Don Gallo lo ha conosciuto personalmente e con lui ha condiviso e condivide la convinzione di “un nuovo mondo possibile”.
Eccola:
(l’immagine è il testo autografo di Fabrizio De Andrè di Creuza de ma dal volume 11 di “Fabrizio De Andrè, L’opera completa, Ed. L’espresso)

creuza de ma, testo autografo di fabrizio de andrè

Caro Faber, canto con te e con tante ragazze e ragazzi della mia comunità.
Quanti Geordie o Miché o Marinella o Bocca di Rosa vivono accanto a me, nella mia città di mare, che è anche la tua. Anch’io ogni giorno, come prete, verso il vino e spezzo il pane per chi ha sete e per chi ha fame.
Tu, Faber, mi hai insegnato a distribuirlo.
Non solo tra le mura del Tempio, ma per le strade, nei vicoli più oscuri, nell’esclusione, nell’emarginazione, nella carcerazione. E ho scoperto con te, camminando per la via del Campo, che dai diamanti non nasce niente. Dal letame sbocciano i fiori.
La tua morte ci ha migliorati, Faber, come sa fare l’intelligenza.
Abbiamo riscoperto tutta la tua antologia dell’Amore: una profonda inquietudine dello spirito che coincide con l’aspirazione alla libertà. Ma soprattutto il tuo ricordo e le tue canzoni ci stimolano ad andare avanti.

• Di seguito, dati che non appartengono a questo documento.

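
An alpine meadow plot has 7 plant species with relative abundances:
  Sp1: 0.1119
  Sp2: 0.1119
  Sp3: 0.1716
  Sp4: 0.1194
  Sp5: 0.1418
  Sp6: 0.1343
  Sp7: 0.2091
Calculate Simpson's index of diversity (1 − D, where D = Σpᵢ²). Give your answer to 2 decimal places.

0.85

D = 0.1119² + 0.1119² + 0.1716² + 0.1194² + 0.1418² + 0.1343² + 0.2091² = 0.0125 + 0.0125 + 0.0294 + 0.0143 + 0.0201 + 0.0180 + 0.0437 = 0.1506 (working shown to 4 dp, full precision carried).
So 1 − D = 0.8494, i.e. 0.85 to 2 decimal places.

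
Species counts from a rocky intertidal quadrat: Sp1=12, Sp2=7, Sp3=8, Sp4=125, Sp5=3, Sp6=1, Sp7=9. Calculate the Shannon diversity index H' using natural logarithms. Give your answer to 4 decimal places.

Total N = 12+7+8+125+3+1+9 = 165, so the proportions are 0.072727, 0.042424, 0.048485, 0.757576, 0.018182, 0.006061, 0.054545 (working shown to 6 dp, full precision carried).
Each pᵢ ln pᵢ term: 0.072727×(-2.621039)=-0.190621, 0.042424×(-3.160035)=-0.134062, 0.048485×(-3.026504)=-0.146740, 0.757576×(-0.277632)=-0.210327, 0.018182×(-4.007333)=-0.072861, 0.006061×(-5.105945)=-0.030945, 0.054545×(-2.908721)=-0.158658.
Sum = -0.944213, so H' = 0.9442.

0.9442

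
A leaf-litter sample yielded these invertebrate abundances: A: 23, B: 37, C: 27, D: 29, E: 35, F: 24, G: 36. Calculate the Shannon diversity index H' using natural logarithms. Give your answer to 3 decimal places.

Total N = 23+37+27+29+35+24+36 = 211, so the proportions are 0.109, 0.17536, 0.12796, 0.13744, 0.16588, 0.11374, 0.17062 (working shown to 5 dp, full precision carried).
Each pᵢ ln pᵢ term: 0.109×(-2.21636)=-0.24159, 0.17536×(-1.74094)=-0.30528, 0.12796×(-2.05602)=-0.26309, 0.13744×(-1.98456)=-0.27276, 0.16588×(-1.79651)=-0.29800, 0.11374×(-2.17380)=-0.24726, 0.17062×(-1.76834)=-0.30171.
Sum = -1.92969, so H' = 1.930.

1.930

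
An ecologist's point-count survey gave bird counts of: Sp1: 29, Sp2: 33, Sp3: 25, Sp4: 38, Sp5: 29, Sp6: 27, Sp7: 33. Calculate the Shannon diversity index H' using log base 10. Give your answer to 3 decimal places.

0.841

Total N = 29+33+25+38+29+27+33 = 214, so the proportions are 0.13551, 0.15421, 0.11682, 0.17757, 0.13551, 0.12617, 0.15421 (working shown to 5 dp, full precision carried).
Each pᵢ log₁₀ pᵢ term: 0.13551×(-0.86802)=-0.11763, 0.15421×(-0.81190)=-0.12520, 0.11682×(-0.93247)=-0.10893, 0.17757×(-0.75063)=-0.13329, 0.13551×(-0.86802)=-0.11763, 0.12617×(-0.89905)=-0.11343, 0.15421×(-0.81190)=-0.12520.
Sum = -0.84131, so H' = 0.841.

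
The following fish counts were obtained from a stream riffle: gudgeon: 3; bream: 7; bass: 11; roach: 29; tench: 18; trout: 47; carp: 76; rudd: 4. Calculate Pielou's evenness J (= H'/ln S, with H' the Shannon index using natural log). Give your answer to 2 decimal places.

Total N = 3+7+11+29+18+47+76+4 = 195, so the proportions are 0.0154, 0.0359, 0.0564, 0.1487, 0.0923, 0.241, 0.3897, 0.0205 (working shown to 4 dp, full precision carried).
H' = −Σ pᵢ ln pᵢ = −((-0.0642) + (-0.1194) + (-0.1622) + (-0.2834) + (-0.2199) + (-0.3429) + (-0.3672) + (-0.0797)) = 1.6391.
With S = 8 species, ln S = 2.0794, so J = 1.6391/2.0794 = 0.7882, i.e. 0.79 to 2 decimal places.

0.79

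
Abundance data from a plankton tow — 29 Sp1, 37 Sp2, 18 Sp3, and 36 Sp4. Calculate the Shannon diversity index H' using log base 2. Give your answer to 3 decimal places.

Total N = 29+37+18+36 = 120, so the proportions are 0.24167, 0.30833, 0.15, 0.3 (working shown to 5 dp, full precision carried).
Each pᵢ log₂ pᵢ term: 0.24167×(-2.04891)=-0.49515, 0.30833×(-1.69744)=-0.52338, 0.15×(-2.73697)=-0.41054, 0.3×(-1.73697)=-0.52109.
Sum = -1.95016, so H' = 1.950.

1.950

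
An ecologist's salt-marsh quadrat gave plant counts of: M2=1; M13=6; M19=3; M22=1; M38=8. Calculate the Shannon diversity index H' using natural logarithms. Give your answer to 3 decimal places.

Total N = 1+6+3+1+8 = 19, so the proportions are 0.05263, 0.31579, 0.15789, 0.05263, 0.42105 (working shown to 5 dp, full precision carried).
Each pᵢ ln pᵢ term: 0.05263×(-2.94444)=-0.15497, 0.31579×(-1.15268)=-0.36400, 0.15789×(-1.84583)=-0.29145, 0.05263×(-2.94444)=-0.15497, 0.42105×(-0.86500)=-0.36421.
Sum = -1.32960, so H' = 1.330.

1.330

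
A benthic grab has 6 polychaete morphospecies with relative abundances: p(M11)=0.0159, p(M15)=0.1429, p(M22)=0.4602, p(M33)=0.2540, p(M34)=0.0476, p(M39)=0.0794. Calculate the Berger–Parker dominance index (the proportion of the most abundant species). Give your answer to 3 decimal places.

The largest proportion is 0.4602, i.e. d = 0.460 to 3 decimal places.

0.460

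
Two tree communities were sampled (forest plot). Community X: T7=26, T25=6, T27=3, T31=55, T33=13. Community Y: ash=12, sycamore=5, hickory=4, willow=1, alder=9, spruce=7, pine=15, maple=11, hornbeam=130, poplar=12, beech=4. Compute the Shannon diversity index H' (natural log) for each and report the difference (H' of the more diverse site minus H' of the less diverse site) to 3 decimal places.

0.268

Community X: N=103, proportions 0.25243, 0.05825, 0.02913, 0.53398, 0.12621, giving H' = 1.21235 (working shown to 5 dp, full precision carried).
Community Y: N=210, proportions 0.05714, 0.02381, 0.01905, 0.00476, 0.04286, 0.03333, 0.07143, 0.05238, 0.61905, 0.05714, 0.01905, giving H' = 1.48068.
Difference = |1.21235 − 1.48068| = 0.26833, i.e. 0.268 to 3 decimal places.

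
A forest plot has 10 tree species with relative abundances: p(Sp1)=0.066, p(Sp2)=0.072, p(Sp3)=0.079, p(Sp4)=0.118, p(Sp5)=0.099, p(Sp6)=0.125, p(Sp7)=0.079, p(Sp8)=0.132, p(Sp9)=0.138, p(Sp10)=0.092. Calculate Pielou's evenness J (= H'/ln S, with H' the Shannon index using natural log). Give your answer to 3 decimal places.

H' = −Σ pᵢ ln pᵢ = −((-0.17939) + (-0.18944) + (-0.20053) + (-0.25217) + (-0.22895) + (-0.25993) + (-0.20053) + (-0.26729) + (-0.27331) + (-0.21951)) = 2.27105 (working shown to 5 dp, full precision carried).
With S = 10 species, ln S = 2.30259, so J = 2.27105/2.30259 = 0.98631, i.e. 0.986 to 3 decimal places.

0.986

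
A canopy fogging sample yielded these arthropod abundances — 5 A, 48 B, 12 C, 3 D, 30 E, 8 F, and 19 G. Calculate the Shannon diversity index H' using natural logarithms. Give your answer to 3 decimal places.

Total N = 5+48+12+3+30+8+19 = 125, so the proportions are 0.04, 0.384, 0.096, 0.024, 0.24, 0.064, 0.152 (working shown to 5 dp, full precision carried).
Each pᵢ ln pᵢ term: 0.04×(-3.21888)=-0.12876, 0.384×(-0.95711)=-0.36753, 0.096×(-2.34341)=-0.22497, 0.024×(-3.72970)=-0.08951, 0.24×(-1.42712)=-0.34251, 0.064×(-2.74887)=-0.17593, 0.152×(-1.88387)=-0.28635.
Sum = -1.61555, so H' = 1.616.

1.616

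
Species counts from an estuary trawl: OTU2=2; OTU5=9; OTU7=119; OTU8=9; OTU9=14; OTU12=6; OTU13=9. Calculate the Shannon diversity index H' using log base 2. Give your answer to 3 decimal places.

1.578

Total N = 2+9+119+9+14+6+9 = 168, so the proportions are 0.0119, 0.05357, 0.70833, 0.05357, 0.08333, 0.03571, 0.05357 (working shown to 5 dp, full precision carried).
Each pᵢ log₂ pᵢ term: 0.0119×(-6.39232)=-0.07610, 0.05357×(-4.22239)=-0.22620, 0.70833×(-0.49750)=-0.35240, 0.05357×(-4.22239)=-0.22620, 0.08333×(-3.58496)=-0.29875, 0.03571×(-4.80735)=-0.17169, 0.05357×(-4.22239)=-0.22620.
Sum = -1.57753, so H' = 1.578.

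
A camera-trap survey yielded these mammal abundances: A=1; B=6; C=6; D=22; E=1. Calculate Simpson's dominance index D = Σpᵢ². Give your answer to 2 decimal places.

Total N = 1+6+6+22+1 = 36, so the proportions are 0.0278, 0.1667, 0.1667, 0.6111, 0.0278 (working shown to 4 dp, full precision carried).
D = 0.0278² + 0.1667² + 0.1667² + 0.6111² + 0.0278² = 0.0008 + 0.0278 + 0.0278 + 0.3735 + 0.0008 = 0.4306.
To 2 decimal places, D = 0.43.

0.43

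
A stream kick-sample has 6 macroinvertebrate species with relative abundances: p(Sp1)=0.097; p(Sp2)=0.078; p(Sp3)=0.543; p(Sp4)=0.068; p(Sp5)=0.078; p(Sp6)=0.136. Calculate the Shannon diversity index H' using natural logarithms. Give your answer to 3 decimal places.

1.410

Each pᵢ ln pᵢ term (working shown to 5 dp, full precision carried): 0.097×(-2.33304)=-0.22631, 0.078×(-2.55105)=-0.19898, 0.543×(-0.61065)=-0.33158, 0.068×(-2.68825)=-0.18280, 0.078×(-2.55105)=-0.19898, 0.136×(-1.99510)=-0.27133.
Sum = -1.40998, so H' = 1.410.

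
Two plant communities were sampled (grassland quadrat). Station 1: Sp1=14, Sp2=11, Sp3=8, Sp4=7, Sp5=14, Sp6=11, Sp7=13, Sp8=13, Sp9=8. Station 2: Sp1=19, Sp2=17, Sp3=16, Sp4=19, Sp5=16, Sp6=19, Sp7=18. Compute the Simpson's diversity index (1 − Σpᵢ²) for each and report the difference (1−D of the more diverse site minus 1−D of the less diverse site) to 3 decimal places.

0.026

Station 1: N=99, proportions 0.14141, 0.11111, 0.08081, 0.07071, 0.14141, 0.11111, 0.13131, 0.13131, 0.08081, giving 1−D = 0.88277 (working shown to 5 dp, full precision carried).
Station 2: N=124, proportions 0.15323, 0.1371, 0.12903, 0.15323, 0.12903, 0.15323, 0.14516, giving 1−D = 0.85640.
Difference = |0.88277 − 0.85640| = 0.02637, i.e. 0.026 to 3 decimal places.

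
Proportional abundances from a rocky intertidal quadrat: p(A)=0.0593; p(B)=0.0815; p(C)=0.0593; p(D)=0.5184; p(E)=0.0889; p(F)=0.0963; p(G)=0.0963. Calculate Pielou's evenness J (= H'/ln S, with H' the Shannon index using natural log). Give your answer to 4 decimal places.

0.7944

H' = −Σ pᵢ ln pᵢ = −((-0.167531) + (-0.204333) + (-0.167531) + (-0.340593) + (-0.215160) + (-0.225370) + (-0.225370)) = 1.545887 (working shown to 6 dp, full precision carried).
With S = 7 species, ln S = 1.945910, so J = 1.545887/1.945910 = 0.794429, i.e. 0.7944 to 4 decimal places.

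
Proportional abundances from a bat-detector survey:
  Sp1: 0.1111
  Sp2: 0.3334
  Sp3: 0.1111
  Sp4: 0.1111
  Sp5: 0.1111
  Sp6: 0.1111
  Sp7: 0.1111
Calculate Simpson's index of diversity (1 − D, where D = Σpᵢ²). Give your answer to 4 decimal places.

0.8148

D = 0.1111² + 0.3334² + 0.1111² + 0.1111² + 0.1111² + 0.1111² + 0.1111² = 0.012343 + 0.111156 + 0.012343 + 0.012343 + 0.012343 + 0.012343 + 0.012343 = 0.185215 (working shown to 6 dp, full precision carried).
So 1 − D = 0.814785, i.e. 0.8148 to 4 decimal places.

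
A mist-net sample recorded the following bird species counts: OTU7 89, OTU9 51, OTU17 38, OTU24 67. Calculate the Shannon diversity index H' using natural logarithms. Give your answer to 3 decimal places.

1.338

Total N = 89+51+38+67 = 245, so the proportions are 0.36327, 0.20816, 0.1551, 0.27347 (working shown to 5 dp, full precision carried).
Each pᵢ ln pᵢ term: 0.36327×(-1.01262)=-0.36785, 0.20816×(-1.56943)=-0.32670, 0.1551×(-1.86367)=-0.28906, 0.27347×(-1.29657)=-0.35457.
Sum = -1.33818, so H' = 1.338.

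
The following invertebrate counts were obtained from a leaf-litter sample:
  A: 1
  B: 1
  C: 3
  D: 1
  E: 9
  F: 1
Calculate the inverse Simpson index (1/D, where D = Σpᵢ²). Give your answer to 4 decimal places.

2.7234

Total N = 1+1+3+1+9+1 = 16, so the proportions are 0.0625, 0.0625, 0.1875, 0.0625, 0.5625, 0.0625 (working shown to 7 dp, full precision carried).
D = 0.0625² + 0.0625² + 0.1875² + 0.0625² + 0.5625² + 0.0625² = 0.0039062 + 0.0039062 + 0.0351562 + 0.0039062 + 0.3164062 + 0.0039062 = 0.3671875.
So 1/D = 2.723404, i.e. 2.7234 to 4 decimal places.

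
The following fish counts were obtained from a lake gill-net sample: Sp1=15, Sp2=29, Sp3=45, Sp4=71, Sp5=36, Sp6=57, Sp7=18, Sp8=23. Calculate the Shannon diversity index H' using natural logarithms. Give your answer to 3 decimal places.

Total N = 15+29+45+71+36+57+18+23 = 294, so the proportions are 0.05102, 0.09864, 0.15306, 0.2415, 0.12245, 0.19388, 0.06122, 0.07823 (working shown to 5 dp, full precision carried).
Each pᵢ ln pᵢ term: 0.05102×(-2.97553)=-0.15181, 0.09864×(-2.31628)=-0.22848, 0.15306×(-1.87692)=-0.28728, 0.2415×(-1.42090)=-0.34314, 0.12245×(-2.10006)=-0.25715, 0.19388×(-1.64053)=-0.31806, 0.06122×(-2.79321)=-0.17101, 0.07823×(-2.54809)=-0.19934.
Sum = -1.95628, so H' = 1.956.

1.956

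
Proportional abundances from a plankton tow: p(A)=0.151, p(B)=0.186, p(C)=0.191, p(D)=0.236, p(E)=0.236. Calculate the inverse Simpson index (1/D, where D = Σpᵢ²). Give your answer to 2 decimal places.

D = 0.151² + 0.186² + 0.191² + 0.236² + 0.236² = 0.022801 + 0.034596 + 0.036481 + 0.055696 + 0.055696 = 0.205270 (working shown to 6 dp, full precision carried).
So 1/D = 4.8716, i.e. 4.87 to 2 decimal places.

4.87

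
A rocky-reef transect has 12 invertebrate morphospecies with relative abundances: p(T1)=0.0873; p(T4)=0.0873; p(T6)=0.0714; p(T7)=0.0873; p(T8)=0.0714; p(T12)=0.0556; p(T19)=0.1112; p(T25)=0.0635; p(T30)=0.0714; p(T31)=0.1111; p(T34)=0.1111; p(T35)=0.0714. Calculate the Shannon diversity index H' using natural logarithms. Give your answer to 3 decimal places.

2.461

Each pᵢ ln pᵢ term (working shown to 5 dp, full precision carried): 0.0873×(-2.43840)=-0.21287, 0.0873×(-2.43840)=-0.21287, 0.0714×(-2.63946)=-0.18846, 0.0873×(-2.43840)=-0.21287, 0.0714×(-2.63946)=-0.18846, 0.0556×(-2.88957)=-0.16066, 0.1112×(-2.19642)=-0.24424, 0.0635×(-2.75672)=-0.17505, 0.0714×(-2.63946)=-0.18846, 0.1111×(-2.19732)=-0.24412, 0.1111×(-2.19732)=-0.24412, 0.0714×(-2.63946)=-0.18846.
Sum = -2.46065, so H' = 2.461.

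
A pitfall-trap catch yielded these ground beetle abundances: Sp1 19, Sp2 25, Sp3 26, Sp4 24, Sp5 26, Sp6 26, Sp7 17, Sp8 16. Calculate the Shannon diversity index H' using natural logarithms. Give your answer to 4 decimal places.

2.0625

Total N = 19+25+26+24+26+26+17+16 = 179, so the proportions are 0.106145, 0.139665, 0.145251, 0.134078, 0.145251, 0.145251, 0.094972, 0.089385 (working shown to 6 dp, full precision carried).
Each pᵢ ln pᵢ term: 0.106145×(-2.242947)=-0.238078, 0.139665×(-1.968510)=-0.274932, 0.145251×(-1.929289)=-0.280232, 0.134078×(-2.009332)=-0.269408, 0.145251×(-1.929289)=-0.280232, 0.145251×(-1.929289)=-0.280232, 0.094972×(-2.354172)=-0.223581, 0.089385×(-2.414797)=-0.215848.
Sum = -2.062542, so H' = 2.0625.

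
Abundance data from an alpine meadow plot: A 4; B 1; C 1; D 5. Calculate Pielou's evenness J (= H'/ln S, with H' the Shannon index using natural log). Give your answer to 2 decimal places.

Total N = 4+1+1+5 = 11, so the proportions are 0.3636, 0.0909, 0.0909, 0.4545 (working shown to 4 dp, full precision carried).
H' = −Σ pᵢ ln pᵢ = −((-0.3679) + (-0.2180) + (-0.2180) + (-0.3584)) = 1.1622.
With S = 4 species, ln S = 1.3863, so J = 1.1622/1.3863 = 0.8384, i.e. 0.84 to 2 decimal places.

0.84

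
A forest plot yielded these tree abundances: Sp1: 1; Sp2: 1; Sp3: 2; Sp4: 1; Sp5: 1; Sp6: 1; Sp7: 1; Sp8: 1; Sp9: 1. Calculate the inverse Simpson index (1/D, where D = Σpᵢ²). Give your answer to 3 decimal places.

Total N = 1+1+2+1+1+1+1+1+1 = 10, so the proportions are 0.1, 0.1, 0.2, 0.1, 0.1, 0.1, 0.1, 0.1, 0.1 (working shown to 7 dp, full precision carried).
D = 0.1² + 0.1² + 0.2² + 0.1² + 0.1² + 0.1² + 0.1² + 0.1² + 0.1² = 0.0100000 + 0.0100000 + 0.0400000 + 0.0100000 + 0.0100000 + 0.0100000 + 0.0100000 + 0.0100000 + 0.0100000 = 0.1200000.
So 1/D = 8.33333, i.e. 8.333 to 3 decimal places.

8.333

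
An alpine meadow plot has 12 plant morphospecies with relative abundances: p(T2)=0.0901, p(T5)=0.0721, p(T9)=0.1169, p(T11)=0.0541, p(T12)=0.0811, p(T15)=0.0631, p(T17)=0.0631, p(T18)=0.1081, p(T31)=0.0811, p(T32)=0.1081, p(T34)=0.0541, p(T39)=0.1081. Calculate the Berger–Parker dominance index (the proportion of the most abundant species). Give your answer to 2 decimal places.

0.12

The largest proportion is 0.1169, i.e. d = 0.12 to 2 decimal places.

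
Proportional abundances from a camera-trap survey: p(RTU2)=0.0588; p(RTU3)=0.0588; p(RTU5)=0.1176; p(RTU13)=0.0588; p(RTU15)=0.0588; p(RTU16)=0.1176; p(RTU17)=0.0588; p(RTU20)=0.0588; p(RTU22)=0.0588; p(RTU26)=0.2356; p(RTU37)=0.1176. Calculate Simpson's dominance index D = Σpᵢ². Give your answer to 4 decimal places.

D = 0.0588² + 0.0588² + 0.1176² + 0.0588² + 0.0588² + 0.1176² + 0.0588² + 0.0588² + 0.0588² + 0.2356² + 0.1176² = 0.003457 + 0.003457 + 0.013830 + 0.003457 + 0.003457 + 0.013830 + 0.003457 + 0.003457 + 0.003457 + 0.055507 + 0.013830 = 0.121199 (working shown to 6 dp, full precision carried).
To 4 decimal places, D = 0.1212.

0.1212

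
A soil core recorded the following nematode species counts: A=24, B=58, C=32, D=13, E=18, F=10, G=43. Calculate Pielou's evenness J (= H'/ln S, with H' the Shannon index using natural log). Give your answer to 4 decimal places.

Total N = 24+58+32+13+18+10+43 = 198, so the proportions are 0.121212, 0.292929, 0.161616, 0.065657, 0.090909, 0.050505, 0.217172 (working shown to 6 dp, full precision carried).
H' = −Σ pᵢ ln pᵢ = −((-0.255783) + (-0.359666) + (-0.294550) + (-0.178804) + (-0.217990) + (-0.150792) + (-0.331636)) = 1.789221.
With S = 7 species, ln S = 1.945910, so J = 1.789221/1.945910 = 0.919478, i.e. 0.9195 to 4 decimal places.

0.9195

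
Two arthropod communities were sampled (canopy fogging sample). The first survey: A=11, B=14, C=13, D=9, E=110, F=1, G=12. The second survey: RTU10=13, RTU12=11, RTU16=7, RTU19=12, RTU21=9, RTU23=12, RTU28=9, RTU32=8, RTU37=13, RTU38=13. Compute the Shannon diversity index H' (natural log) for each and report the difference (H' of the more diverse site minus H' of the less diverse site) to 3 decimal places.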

Caro Faber, tu non ci sei più, ma restano i migranti, gli emarginati, i pregiudizi, i diversi. Restano l’ignoranza, l’arroganza, il potere, l’indifferenza…
La Comunità di San Benedetto ha aperto una porta nella città di Genova, e già nel 1971 ascoltavamo il tuo album Tutti morimmo a stento.
E in comunità bussano tanti personaggi derelitti, abbandonati, puttane, tossicomani, impiccati, aspiranti suicidi, traviati, adolescenti, bimbi impazziti per la guerra e l’esplosione atomica.
Il tuo album ci lasciò una traccia indelebile. In quel tuo racconto crudo e dolente, che era ed è la nostra vita quotidiana nella comunità, abbiamo intravisto una tenue parola di speranza, perché, come dicevi nella canzone, dalla solitudine può sorgere l’amore come a ogni inverno segue una primavera. È vero, caro Faber, loro, gli esclusi, i loro occhi troppo belli, sappiano essere belli anche ai nostri occhi. A noi, alla nostra comunità, che di quel mondo siamo e ci sentiamo parte. Ti lasciamo cantando la Storia di un impiegato, e la Canzone di maggio, che ci sembra sempre tanto attuale. Ti sentiamo così vicino e così stretto a noi quando, con i tuoi versi, dici: «E se credete ora che tutto sia come prima, perché avete votato la sicurezza e la disciplina, convinti di allontanare la paura di cambiare, verremo ancora alle vostre porte e grideremo ancora più forte. Per quanto voi vi crediate assolti, siete per sempre coinvolti».
Caro Faber, tu parli all’uomo amando l’uomo, perché stringi la mano al cuore e risvegli il dubbio che Dio esiste. Grazie.